At this time, it does NOT include any JPEG or PNG compressed bitmaps.
The full set of missing test cases are described in the TODO file.
Organization
============
The bitmaps are put into three directories: valid, questionable, and
corrupt.
The "valid" directory contains bitmap files that all conforming bitmap
processors should be able to process.
The "questionable" directory contains bitmap files that malformed in
some non-critical way.
A conforming bitmap processor may reject any of these bitmaps but
most will ignore the error and process them anyway.
The "corrupt" directory contains bitmap files that are seriously
malformed, possibly even malicious.
A conforming bitmap processor may reject any of these files,
but should not crash or leak memory when asked to process any of them.

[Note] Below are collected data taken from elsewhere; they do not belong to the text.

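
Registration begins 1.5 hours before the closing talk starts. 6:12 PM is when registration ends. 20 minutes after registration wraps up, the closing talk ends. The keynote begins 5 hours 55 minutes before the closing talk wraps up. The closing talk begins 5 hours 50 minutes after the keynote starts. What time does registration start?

The closing talk ends at 6:12 PM + 20 min = 6:32 PM.
The keynote starts at 6:32 PM − 355 min = 12:37 PM.
The closing talk starts at 12:37 PM + 350 min = 6:27 PM.
Registration starts at 6:27 PM − 90 min = 4:57 PM.

4:57 PM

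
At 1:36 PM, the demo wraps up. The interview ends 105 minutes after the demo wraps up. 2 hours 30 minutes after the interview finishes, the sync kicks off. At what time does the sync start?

5:51 PM

The interview ends at 1:36 PM + 105 min = 3:21 PM.
The sync starts at 3:21 PM + 150 min = 5:51 PM.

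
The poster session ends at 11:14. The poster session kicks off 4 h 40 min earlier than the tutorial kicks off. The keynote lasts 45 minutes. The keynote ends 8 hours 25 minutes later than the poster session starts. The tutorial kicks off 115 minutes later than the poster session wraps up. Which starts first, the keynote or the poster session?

the poster session

The tutorial starts at 11:14 + 115 min = 13:09.
The poster session starts at 13:09 − 280 min = 08:29.
The keynote ends at 08:29 + 505 min = 16:54.
The keynote starts at 16:54 − 45 min = 16:09.
The keynote starts at 16:09 and the poster session starts at 08:29, so the poster session is first.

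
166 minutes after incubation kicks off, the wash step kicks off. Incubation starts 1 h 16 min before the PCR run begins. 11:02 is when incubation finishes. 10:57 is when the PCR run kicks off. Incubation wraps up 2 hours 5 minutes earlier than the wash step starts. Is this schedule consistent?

Incubation starts at 10:57 − 76 min = 09:41.
The wash step starts at 09:41 + 166 min = 12:27.
Incubation ends at 12:27 − 125 min = 10:22.
But incubation is also said to end at 11:02 — a 40-minute conflict.

No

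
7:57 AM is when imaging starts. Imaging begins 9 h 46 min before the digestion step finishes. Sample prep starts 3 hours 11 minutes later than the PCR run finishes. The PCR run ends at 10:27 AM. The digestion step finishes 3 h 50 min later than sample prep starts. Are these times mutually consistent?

No

Sample prep starts at 10:27 AM + 191 min = 1:38 PM.
The digestion step ends at 1:38 PM + 230 min = 5:28 PM.
Imaging starts at 5:28 PM − 586 min = 7:42 AM.
But imaging is also said to start at 7:57 AM — a 15-minute conflict.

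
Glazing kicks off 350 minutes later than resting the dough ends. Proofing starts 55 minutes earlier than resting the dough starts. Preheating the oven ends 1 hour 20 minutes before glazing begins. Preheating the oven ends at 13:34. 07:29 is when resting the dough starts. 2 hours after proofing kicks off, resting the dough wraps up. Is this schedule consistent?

No

Proofing starts at 07:29 − 55 min = 06:34.
Resting the dough ends at 06:34 + 120 min = 08:34.
Glazing starts at 08:34 + 350 min = 14:24.
Preheating the oven ends at 14:24 − 80 min = 13:04.
But preheating the oven is also said to end at 13:34 — a 30-minute conflict.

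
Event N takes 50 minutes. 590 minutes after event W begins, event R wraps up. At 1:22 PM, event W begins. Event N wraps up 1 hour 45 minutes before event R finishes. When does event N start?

8:37 PM

Event R ends at 1:22 PM + 590 min = 11:12 PM.
Event N ends at 11:12 PM − 105 min = 9:27 PM.
Event N starts at 9:27 PM − 50 min = 8:37 PM.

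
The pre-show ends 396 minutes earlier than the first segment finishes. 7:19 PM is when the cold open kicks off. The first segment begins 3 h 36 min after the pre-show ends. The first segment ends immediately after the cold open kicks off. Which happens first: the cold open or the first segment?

the first segment

The first segment ends at 7:19 PM.
The pre-show ends at 7:19 PM − 396 min = 12:43 PM.
The first segment starts at 12:43 PM + 216 min = 4:19 PM.
The cold open starts at 7:19 PM and the first segment starts at 4:19 PM, so the first segment is first.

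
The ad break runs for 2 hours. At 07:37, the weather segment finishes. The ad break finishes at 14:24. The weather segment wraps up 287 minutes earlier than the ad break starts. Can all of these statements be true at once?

The ad break starts at 14:24 − 120 min = 12:24.
The weather segment ends at 12:24 − 287 min = 07:37.
That matches the stated 07:37, so the schedule is consistent.

Yes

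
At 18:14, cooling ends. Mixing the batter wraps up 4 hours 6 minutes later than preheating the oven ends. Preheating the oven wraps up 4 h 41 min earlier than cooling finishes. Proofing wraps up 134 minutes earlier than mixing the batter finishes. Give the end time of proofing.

15:25

Preheating the oven ends at 18:14 − 281 min = 13:33.
Mixing the batter ends at 13:33 + 246 min = 17:39.
Proofing ends at 17:39 − 134 min = 15:25.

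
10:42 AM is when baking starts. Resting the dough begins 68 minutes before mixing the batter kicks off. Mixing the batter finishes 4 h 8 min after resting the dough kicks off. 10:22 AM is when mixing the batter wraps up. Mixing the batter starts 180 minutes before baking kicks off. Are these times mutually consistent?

No

Mixing the batter starts at 10:42 AM − 180 min = 7:42 AM.
Resting the dough starts at 7:42 AM − 68 min = 6:34 AM.
Mixing the batter ends at 6:34 AM + 248 min = 10:42 AM.
But mixing the batter is also said to end at 10:22 AM — a 20-minute conflict.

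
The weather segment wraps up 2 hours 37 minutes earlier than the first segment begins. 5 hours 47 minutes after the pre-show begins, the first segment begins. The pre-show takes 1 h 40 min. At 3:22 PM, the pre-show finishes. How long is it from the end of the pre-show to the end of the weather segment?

90 minutes

The pre-show starts at 3:22 PM − 100 min = 1:42 PM.
The first segment starts at 1:42 PM + 347 min = 7:29 PM.
The weather segment ends at 7:29 PM − 157 min = 4:52 PM.
From 3:22 PM to 4:52 PM is 90 minutes.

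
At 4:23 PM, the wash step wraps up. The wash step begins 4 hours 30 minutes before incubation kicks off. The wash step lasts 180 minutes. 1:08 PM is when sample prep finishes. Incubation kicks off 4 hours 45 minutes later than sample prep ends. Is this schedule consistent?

Incubation starts at 1:08 PM + 285 min = 5:53 PM.
The wash step starts at 5:53 PM − 270 min = 1:23 PM.
The wash step ends at 1:23 PM + 180 min = 4:23 PM.
That matches the stated 4:23 PM, so the schedule is consistent.

Yes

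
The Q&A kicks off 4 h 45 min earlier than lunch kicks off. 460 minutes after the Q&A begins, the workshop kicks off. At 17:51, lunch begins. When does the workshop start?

20:46

The Q&A starts at 17:51 − 285 min = 13:06.
The workshop starts at 13:06 + 460 min = 20:46.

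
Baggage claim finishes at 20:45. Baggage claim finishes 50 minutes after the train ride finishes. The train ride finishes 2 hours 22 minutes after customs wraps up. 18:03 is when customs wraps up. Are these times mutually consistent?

No

The train ride ends at 18:03 + 142 min = 20:25.
Baggage claim ends at 20:25 + 50 min = 21:15.
But baggage claim is also said to end at 20:45 — a 30-minute conflict.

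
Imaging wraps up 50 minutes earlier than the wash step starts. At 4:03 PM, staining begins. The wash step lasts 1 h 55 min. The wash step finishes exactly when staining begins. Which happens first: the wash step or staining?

The wash step ends at 4:03 PM.
The wash step starts at 4:03 PM − 115 min = 2:08 PM.
The wash step starts at 2:08 PM and staining starts at 4:03 PM, so the wash step is first.

the wash step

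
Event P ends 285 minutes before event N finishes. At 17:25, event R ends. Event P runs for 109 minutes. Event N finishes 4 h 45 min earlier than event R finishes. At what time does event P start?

Event N ends at 17:25 − 285 min = 12:40.
Event P ends at 12:40 − 285 min = 07:55.
Event P starts at 07:55 − 109 min = 06:06.

06:06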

A superior bitmap processor will display an informative, accurate
diagnostic for each file that it cannot process.
Web Resources
=============
The project status, as well as the latest version of the bitmap test
suite, is available online at SourceForge:
http://bitmaptestsuite.sourceforge.net
Copyrights
==========
The Bitmap Test Suite has been dedicated into the public domain.
I did this (instead of licensing it under the BSD or GPL) because I
didn't want any legal concerns to inhibit the testing of software.